Monday, Aug. 31, 1953
She-Wolves & Bicycles
SAVAGE PLAY (381 pp.)--Paul Colin--Dutton ($3.95).
It was evening in Paris. Young Franc,ois Gane and his friend Baumier were strolling along quietly when they saw the provocative form of a strange young lady walking ahead of them. "A little before they came abreast of her, Baumier with an ample movement of his arm, as if to catch a low volley ball, slapped her buttocks resoundingly." As he did so he roared: "Goddamn little chicken."
A little later--such is the long, slapping arm of coincidence in this novel--the chicken turns out to be Claude, a long-lost childhood sweetheart. Francois first knew Claude Herber and her brother Jean Jacques when they were children and lived in the country together, roaming the woods like a junior fan club for the Marquis de Sade. They played flogging games with horsewhips. Lashing Claude and another playmate, Denise, had been the best fun of all--"so sweet." Claude murmured, fondling her wound, "that afterwards one would like to be whipped again."
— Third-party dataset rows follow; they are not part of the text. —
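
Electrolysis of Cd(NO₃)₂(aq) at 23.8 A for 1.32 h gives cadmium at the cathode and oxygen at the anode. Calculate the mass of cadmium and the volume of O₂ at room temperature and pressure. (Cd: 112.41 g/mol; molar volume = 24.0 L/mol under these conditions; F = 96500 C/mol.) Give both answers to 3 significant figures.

65.9 g Cd; 7.03 L O₂

Q = 23.8 × 4752 = 1.131×10^5 C; n(e⁻) = 1.131×10^5 / 96500 = 1.172 mol
Cathode: Cd²⁺ + 2e⁻ → Cd → n(Cd) = 1.172/2 = 0.5860 mol → 65.9 g
Anode: 2H₂O → O₂ + 4H⁺ + 4e⁻ → n(O₂) = 1.172/4 = 0.2930 mol → 7.03 L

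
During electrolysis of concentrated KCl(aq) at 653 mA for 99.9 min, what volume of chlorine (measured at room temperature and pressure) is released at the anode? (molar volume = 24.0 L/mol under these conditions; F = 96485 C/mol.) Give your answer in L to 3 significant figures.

0.487 L

Q = 0.653 A × 5994 s = 3914 C
n(e⁻) = 3914 / 96485 = 0.04057 mol
2Cl⁻ → Cl₂ + 2e⁻, so n(Cl₂) = 0.04057 / 2 = 0.02029 mol
V = 0.02029 × 24.0 = 0.4870 L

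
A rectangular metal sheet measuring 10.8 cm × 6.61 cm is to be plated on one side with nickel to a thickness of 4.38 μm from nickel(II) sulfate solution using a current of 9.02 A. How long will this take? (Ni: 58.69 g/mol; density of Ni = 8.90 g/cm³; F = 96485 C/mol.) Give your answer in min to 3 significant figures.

Plated area = 10.8 × 6.61 = 71.39 cm²
Volume = 71.39 × 4.38×10⁻⁴ cm = 0.03127 cm³
m(Ni) = 0.03127 × 8.90 = 0.2783 g
n(Ni) = 0.2783 / 58.69 = 0.004742 mol; n(e⁻) = 2 × 0.004742 = 0.009484 mol
Q = 0.009484 × 96485 = 915.1 C
t = 915.1 / 9.02 = 101.5 s = 1.69 min

1.69 min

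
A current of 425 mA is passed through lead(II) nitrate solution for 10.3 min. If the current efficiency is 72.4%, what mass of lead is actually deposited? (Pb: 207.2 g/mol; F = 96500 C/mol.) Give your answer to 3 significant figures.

0.204 g

Q = 0.425 × 618 = 262.7 C
n(e⁻) = 262.7 / 96500 = 0.002722 mol
Pb²⁺ + 2e⁻ → Pb, so theoretical m(Pb) = 0.001361 × 207.2 = 0.2820 g
Actual mass = 72.4% × 0.2820 = 0.204 g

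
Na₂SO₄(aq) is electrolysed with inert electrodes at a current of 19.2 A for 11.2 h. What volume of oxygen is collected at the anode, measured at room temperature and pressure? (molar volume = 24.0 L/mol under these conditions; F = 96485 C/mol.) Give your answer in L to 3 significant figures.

48.1 L

Charge passed = 19.2 × 40320 = 7.741×10^5 C
Moles of electrons = 7.741×10^5 / 96485 = 8.023 mol
2H₂O → O₂ + 4H⁺ + 4e⁻, so n(O₂) = 8.023 / 4 = 2.006 mol
V = 2.006 × 24.0 = 48.14 L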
World War II interrupts these amusements, and Claude goes unwhipped for years. After the war Franc,ois tries to find his childhood friends again. Denise has grown into a woman as stunning and desirable as "my beautiful bicycle when I was eight years old ... all nickel and ultramarine enamel." Francois marries her, but he cannot forget Claude. She has almost ruined herself by spending too much time in the primrose (or aquamarine) bed of dalliance with a bunch of softies. But soon after the slapping incident, Franc,ois is seen pursuing her through a forest on horseback, whipping her until she is at last dragged through a heap of "fine liquid mud" and forced to surrender, "howling her rattle of a she-wolf."
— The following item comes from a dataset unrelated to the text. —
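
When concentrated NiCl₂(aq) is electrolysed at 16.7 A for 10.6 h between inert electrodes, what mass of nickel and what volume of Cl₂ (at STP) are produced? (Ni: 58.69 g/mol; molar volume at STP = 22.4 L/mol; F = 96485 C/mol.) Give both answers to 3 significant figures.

194 g Ni; 74.0 L Cl₂

Q = 16.7 × 38160 = 6.373×10^5 C; n(e⁻) = 6.373×10^5 / 96485 = 6.605 mol
Cathode: Ni²⁺ + 2e⁻ → Ni → n(Ni) = 6.605/2 = 3.303 mol → 194 g
Anode: 2Cl⁻ → Cl₂ + 2e⁻ → n(Cl₂) = 6.605/2 = 3.303 mol → 74.0 L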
Savage Play has only a few other things to offer besides literary mud. There are some sharply evocative sketches of French aristocrats in the old-fashioned countryside, and of French Protestants in a prim, latter-day Huguenot Parisian flat. And there is the strange children's world in which cruelty is mixed with utter innocence. The novel won the 1950 Prix Goncourt and sold 100,000 copies in France. But then, French tastes have always been rather special.